Esto no es necesariamente malo, de hecho, es un asunto que puede favorecer el intercambio y contraste de ideas, cuando está bien canalizado. También puede ser productivo que la discusión decante las preferencias mayoritarias que tienen los ciudadanos lo que luego de la elección, en la figura del vencedor, se convierten en mandatos hacia el modelo de país y el proyecto de desarrollo de la sociedad y el Estado en lo económico y político, con una influencia notable en la calidad de vida de los ciudadanos.
Pero lo que hemos visto en la campaña presidencial colombiana actual es distinto, el proyecto político personalista se ha tomado el escenario, e incluso se configuraron candidaturas primero y luego propuestas de gobierno, que la mayoría se consolidaron luego de las pasadas consultas internas que seleccionaron los candidatos. En términos simples aparecieron primero las caras y luego, tarde, las propuestas y esto es riesgoso para el país por varios aspectos.

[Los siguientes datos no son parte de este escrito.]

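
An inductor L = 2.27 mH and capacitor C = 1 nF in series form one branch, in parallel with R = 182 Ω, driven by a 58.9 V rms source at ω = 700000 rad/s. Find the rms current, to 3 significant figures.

489 mA

X_L = ωL = 1590 Ω
X_C = 1/(ωC) = 1430 Ω
Branch 1: Z₁ = R = 182 Ω
Branch 2 (series LC): Z₂ = j(X_L − X_C) = j160 Ω
Parallel: Z = Z₁Z₂/(Z₁+Z₂), |Z| = 120 Ω, ∠Z = 48.6°
I = V/|Z| = 58.9/120 = 489 mA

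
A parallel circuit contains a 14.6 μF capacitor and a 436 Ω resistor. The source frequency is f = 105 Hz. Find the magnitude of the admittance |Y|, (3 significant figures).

9.90 mS

ω = 2πf = 659.7 rad/s
X_C = 1/(ωC) = 104 Ω
Parallel: admittances add. Y = 1/R + jωC
Y = (0.00229 + j0.00963) S
|Y| = 0.00990 S → |Z| = 1/|Y| = 101 Ω, ∠Z = −∠Y = -76.6°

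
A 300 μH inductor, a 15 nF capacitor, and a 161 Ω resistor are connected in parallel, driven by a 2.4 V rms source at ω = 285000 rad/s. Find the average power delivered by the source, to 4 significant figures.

35.78 mW

X_L = ωL = 85.50 Ω
X_C = 1/(ωC) = 233.9 Ω
Parallel: admittances add. Y = 1/R + 1/(jωL) + jωC
Y = (0.006211 − j0.007421) S
|Y| = 0.009677 S → |Z| = 1/|Y| = 103.3 Ω, ∠Z = −∠Y = 50.07°
I = V/|Z| = 23.23 mA
P = VI cos φ = 2.4 × 0.02323 × cos(50.07°) = 35.78 mW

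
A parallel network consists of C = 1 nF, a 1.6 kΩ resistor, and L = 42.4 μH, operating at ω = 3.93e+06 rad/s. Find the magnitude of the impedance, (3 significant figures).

X_L = ωL = 167 Ω
X_C = 1/(ωC) = 254 Ω
Parallel: admittances add. Y = 1/R + 1/(jωL) + jωC
Y = (0.000625 − j0.00207) S
|Y| = 0.00216 S → |Z| = 1/|Y| = 462 Ω, ∠Z = −∠Y = 73.2°

462 Ω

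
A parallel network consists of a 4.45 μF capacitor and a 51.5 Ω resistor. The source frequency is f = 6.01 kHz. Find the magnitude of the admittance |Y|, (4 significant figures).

169.2 mS

ω = 2πf = 37760 rad/s
X_C = 1/(ωC) = 5.951 Ω
Parallel: admittances add. Y = 1/R + jωC
Y = (0.01942 + j0.1680) S
|Y| = 0.1692 S → |Z| = 1/|Y| = 5.912 Ω, ∠Z = −∠Y = -83.41°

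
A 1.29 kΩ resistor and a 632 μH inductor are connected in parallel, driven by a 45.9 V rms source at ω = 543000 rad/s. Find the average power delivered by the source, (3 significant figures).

1.63 W

X_L = ωL = 343 Ω
Parallel: admittances add. Y = 1/R + 1/(jωL)
Y = (0.000775 − j0.00291) S
|Y| = 0.00302 S → |Z| = 1/|Y| = 332 Ω, ∠Z = −∠Y = 75.1°
I = V/|Z| = 138 mA
P = VI cos φ = 45.9 × 0.138 × cos(75.1°) = 1.63 W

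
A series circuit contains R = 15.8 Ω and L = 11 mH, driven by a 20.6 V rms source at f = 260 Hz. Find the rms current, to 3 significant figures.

861 mA

ω = 2πf = 1634 rad/s
X_L = ωL = 18.0 Ω
Z = 15.8 + j18.0 Ω
|Z| = √(15.8² + 18.0²) = 23.9 Ω
I = V/|Z| = 20.6/23.9 = 861 mA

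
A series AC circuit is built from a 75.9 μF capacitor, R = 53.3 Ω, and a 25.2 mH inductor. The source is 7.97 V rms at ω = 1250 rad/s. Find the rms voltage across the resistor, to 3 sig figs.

X_L = ωL = 31.5 Ω
X_C = 1/(ωC) = 10.5 Ω
Net reactance X = X_L − X_C = 21.0 Ω
Z = 53.3 + j21.0 Ω
|Z| = √(53.3² + 21.0²) = 57.3 Ω
I = V/|Z| = 139 mA
V_R = I·|Z_R| = 0.139 × 53.3 = 7.42 V

7.42 V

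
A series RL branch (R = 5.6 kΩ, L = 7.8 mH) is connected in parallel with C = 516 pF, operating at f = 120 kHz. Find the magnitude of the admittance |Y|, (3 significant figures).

312 μS

ω = 2πf = 754000 rad/s
X_L = ωL = 5880 Ω
X_C = 1/(ωC) = 2570 Ω
Branch 1 (R+jX_L): Z₁ = 5600 + j5880 Ω, |Z₁| = 8120 Ω
Branch 2 (−jX_C): Z₂ = −j2570 Ω
Parallel: Z = Z₁Z₂/(Z₁+Z₂), |Z| = 3210 Ω, ∠Z = -74.2°
|Y| = 1/|Z| = 312 μS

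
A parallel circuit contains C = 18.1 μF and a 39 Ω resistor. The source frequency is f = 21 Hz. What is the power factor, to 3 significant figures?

ω = 2πf = 131.9 rad/s
X_C = 1/(ωC) = 419 Ω
Parallel: admittances add. Y = 1/R + jωC
Y = (0.0256 + j0.00239) S
|Y| = 0.0258 S → |Z| = 1/|Y| = 38.8 Ω, ∠Z = −∠Y = -5.32°
cos φ = cos(-5.32°) = 0.996

0.996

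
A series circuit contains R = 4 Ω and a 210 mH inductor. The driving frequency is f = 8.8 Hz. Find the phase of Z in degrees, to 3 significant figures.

71.0°

ω = 2πf = 55.29 rad/s
X_L = ωL = 11.6 Ω
Z = 4.00 + j11.6 Ω
|Z| = √(4.00² + 11.6²) = 12.3 Ω
∠Z = arctan(11.6/4.00) = 71.0°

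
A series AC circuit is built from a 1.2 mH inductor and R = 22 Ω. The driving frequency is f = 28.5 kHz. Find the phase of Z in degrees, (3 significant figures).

ω = 2πf = 179100 rad/s
X_L = ωL = 215 Ω
Z = 22.0 + j215 Ω
|Z| = √(22.0² + 215²) = 216 Ω
∠Z = arctan(215/22.0) = 84.2°

84.2°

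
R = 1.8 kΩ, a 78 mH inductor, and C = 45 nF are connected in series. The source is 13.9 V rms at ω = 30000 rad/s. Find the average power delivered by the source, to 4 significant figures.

59.99 mW

X_L = ωL = 2340 Ω
X_C = 1/(ωC) = 740.7 Ω
Net reactance X = X_L − X_C = 1599 Ω
Z = 1800 + j1599 Ω
|Z| = √(1800² + 1599²) = 2408 Ω
∠Z = arctan(1599/1800) = 41.62°
I = V/|Z| = 5.773 mA
P = VI cos φ = 13.9 × 0.005773 × cos(41.62°) = 59.99 mW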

El primero es porque esto lleva a una campaña en lógica de amigo vs enemigo. Por eso no es gratuito que los medios, opinadores, encuestadoras y votantes terminen cerrando la discusión, de nuevo, a pocas caras, porque es ahí donde aparecen los opuestos. Así se hace más estrecho el espacio para el debate de ideas y propuestas sobre la mejor forma de encaminarnos como país a los retos de los próximos años.
El segundo riesgo importante es la posible desinstitucionalización. Que votemos por caras y no por ideas lleva a que lo central sea el cargo, la pelea por la banda presidencial, por ser el elegido y no por lo que esa persona hará una vez tome posesión. La discusión no puede ni debe ser esa, al menos no prioritariamente, esto parece una obviedad, pero dadas las circunstancias no lo es, porque lo importante no es el presidente en sí mismo sino lo que esa persona propone para hacer en el puesto que controla al Estado y su presupuesto. Poner adelante las personas, las caras, significa resignar la institucionalidad del Estado colombiano a ser antagonista, instrumento al servicio de lo que el designado mande y ordene y eso rompe con la trayectoria de construcción del Estado y sus instituciones en el país, en lo nacional, pero también con profundas implicaciones para las trayectorias de los distintos niveles de gobierno locales, lógicas que son disímiles y que no dejan de ser retadoras para la consolidación de verdaderas políticas públicas.
Sea quien sea el triunfador de la próxima contienda presidencial, todos los candidatos y candidatas deberían dar garantías tempranas, desde la campaña, de su compromiso con el fortalecimiento del Estado y de respeto con la institucionalidad, si no, podremos vernos abocados a un quiebre institucional que ya da muestras para preocuparse por la falta de altura del gobierno actual para representar la más alta magistratura del Estado y por las ventanas nefastas que se han abierto a distintos sectores para la participación impune en la contienda electoral política más rastrera en detrimento de los mandatos institucionales. Lo que ha pasado recientemente con el mando castrense es una torpeza que da cuenta que muchos quieren hacerse con el mando del Estado sin saber muy bien para qué y que algunos que lo controlan en este momento anteponen sus intereses y visiones a la dignidad de las instituciones que dicen o quieren representar.